Local favorite Firefly won’t reopen at the Plaza

John Simmons, owner of Firefly, opened his downtown location in August 2009.

Back when the Plaza announced it would close for $20 million in renovations last fall, many speculated the venerable but decrepit joint, like the Lady Luck before it, might never reopen. As if to prove naysayers wrong, a month later the owners bought the room furnishings from the doomed Fontainebleau on fire sale, and last month they posted images on Facebook of sleek new rooms expected to debut in September.

Alas, the news is not all good. The Plaza will return with one monumental absence that has been, in recent years, the only reason to visit: Firefly.

In what can only be viewed as a major setback for the Downtown dining scene, the brilliant tapas joint that began as a sleeper hit on Paradise near Flamingo will not reopen in the Plaza’s iconic glass-domed dining space overlooking the Fremont Street Experience. The owner, John Simmons, ran the numbers and decided it didn’t make financial sense.

“We’re going to do something else,” Simmons said, referring to plans to instead open a new Firefly on Eastern Avenue near Anthem later this year. “I just decided to pack it in. We got tons of people in there. We did good business.
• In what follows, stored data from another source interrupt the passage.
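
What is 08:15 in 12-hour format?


8:15 AM

Hour: 8
8 < 12 → AM


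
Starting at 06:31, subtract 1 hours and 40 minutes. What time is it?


Start: 391 minutes from midnight
Subtract: 100 minutes
Remaining: 391 - 100 = 291
Hours: 4, Minutes: 51

04:51


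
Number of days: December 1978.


31 days

Month: December (month 12)
December has 31 days


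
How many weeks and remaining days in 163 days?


Weeks: 163 ÷ 7 = 23 remainder 2

23 weeks 2 days


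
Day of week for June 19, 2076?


Friday

Zeller's congruence:
q=19, m=6, k=76, j=20
h = (19 + ⌊13×7/5⌋ + 76 + ⌊76/4⌋ + ⌊20/4⌋ - 2×20) mod 7
= (19 + 18 + 76 + 19 + 5 - 40) mod 7
= 97 mod 7 = 6
h=6 → Friday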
We just weren’t making any money.”

In fact, Simmons said, he lost as much as $300,000 on the location over the 18 months the place was open, a slow bleed he didn’t realize was so large until he shut down for the renovation.
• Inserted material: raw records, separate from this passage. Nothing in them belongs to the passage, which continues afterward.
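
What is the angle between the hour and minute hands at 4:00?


Hour hand = 4×30 + 0×0.5 = 120.0°
Minute hand = 0×6 = 0°
Difference = |120.0 - 0| = 120.0°

120.0°


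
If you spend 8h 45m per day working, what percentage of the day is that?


Time: 525 minutes
Day: 1440 minutes
Percentage = (525/1440) × 100 ≈ 36.5%

36.5%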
He cited two culprits: Unionized labor and a cheap clientele. Simmons had a sweet deal with the Plaza that exempted him from paying rent, but he said staffing costs were significantly higher than at his Paradise and West Sahara locations because the hotel-casino is a union shop. All three locations boasted about 200 seats, but the Plaza room was twice as big as the Paradise spot, which meant a lot of dead space and more to clean.

That might have been surmountable, he said, except Downtown customers weren’t spending enough. The average check was about $20 to $25 per diner, versus $35 at Simmons’ other locations.

Simmons believed that’s because so many people came to Firefly at the Plaza primarily for the view. They’d “camp out and have a couple of things instead of having a whole dinner. … It was like, ‘Let’s get some snacks and watch the show.’” He also couldn’t justify raising the prices at the Downtown location because he figured locals would just go to his other places anyway.

The Plaza tried to keep him, Simmons said. They were in talks to keep the bar area in the interior of the dome as a Firefly and then turn the dome into a high-ticket old-school steakhouse. Intriguingly, that’s what it was in the first place back when Lefty and his friends hung out there, as depicted in the scenes from Casino that were shot there.

Simmons ran the numbers and decided to make a play for Green Valley customers instead. And with that, we see the likely end to what seemed a promising trend of local favorites finally invading the tourist sector. Around the same time Firefly opened, so did the Omelet House at the Plaza, Tinoco’s at the Las Vegas Club and Paymon’s Mediterranean Cafe in the space Tinoco’s had vacated in the Arts District. Today, only Tinoco’s remains.

When the Plaza-Firefly deal first happened, Simmons puzzled at why no Strip resort had come calling with offers given how beloved Firefly is among locals and Vegas executives. Now, he understands the slight. Resorts spend millions on fabulous décor alone so they can justify charging much higher menu prices, he said. It’s a massive investment that requires the surety provided, largely, by world-famous chefs and brands.

Simmons considered holding out to see if the renovation rejuvenates the Plaza, but the fundamentals were unlikely to change.

“There was a light at the end of the tunnel, and I was excited about it, but then I had other aspirations and I’m not some multimillion dollar corporation,” he said. “I’m just one guy, and I can only do one thing at a time.”